The current system with state-backed insurance for bank deposits strongly favours savings in bank deposits over investments in publicly traded companies. Property, the second most popular asset class in Europe, also receives various forms of state support through tax exemptions and subsidies. This bias towards bank savings and property results in a lack of incentive to invest in the real economy through the stock market.
How much did Europeans lose by staying in cash?
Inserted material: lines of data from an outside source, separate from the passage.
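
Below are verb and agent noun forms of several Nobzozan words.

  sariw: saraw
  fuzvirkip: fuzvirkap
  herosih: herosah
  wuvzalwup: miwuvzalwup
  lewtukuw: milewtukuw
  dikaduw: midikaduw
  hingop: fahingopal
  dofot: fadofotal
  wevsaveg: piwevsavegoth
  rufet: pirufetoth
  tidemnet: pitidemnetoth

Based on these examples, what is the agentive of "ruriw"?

"ruriw" has last vowel 'i'. The stems whose last vowel is 'i' (sariw → saraw, fuzvirkip → fuzvirkap, herosih → herosah) change the last vowel to 'a'.
The other patterns: stems whose last vowel is 'u' add the prefix mi-; stems whose last vowel is 'o' add fa- … -al around the stem; stems whose last vowel is 'e' add pi- … -oth around the stem.
So ruriw → ruraw.

ruraw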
EFAMA estimates that European Union households have lost out on 1.2 trillion Euros by not investing in the stock market from 2008 to 2019. This is based on the assumption that they decided to invest 50% more of their cash in equity and bond funds, which returned a net of 4.6% per year during the period compared to 0.2% on bank deposits.
Why do welfare state citizens invest more?
Citizens of welfare states, such as Denmark, Sweden, and the Netherlands, tend to invest a larger portion (through direct or indirect ownership) of their financial assets than citizens of non-welfare states. A possible reason is that the welfare state provides a wide social net that reduces the inclination to save cash in the bank for unexpected life events, health care needs, or children’s education.
Taxation does not appear to be a major reason for the difference in investment behaviour, as high-tax countries such as Denmark and Sweden have high investment rates. In contrast, low-tax countries such as Bulgaria and Cyprus have low participation rates.
The chart below illustrates that the share of capital market instruments held by households tends to be lower in those countries which have been able to provide a relatively high public pension compared to final salary.
Wealth in Europe per country
According to Credit Suisse, Luxembourg had the world’s highest median wealth per adult, followed by Iceland, Belgium, Denmark, Switzerland, and the Netherlands. Denmark’s Nationalbank, the central bank of Denmark, reached a slightly different conclusion in its 2021 report on household wealth in the European Union, with Denmark taking the top spot, followed by the Netherlands, Sweden, Luxembourg and Belgium.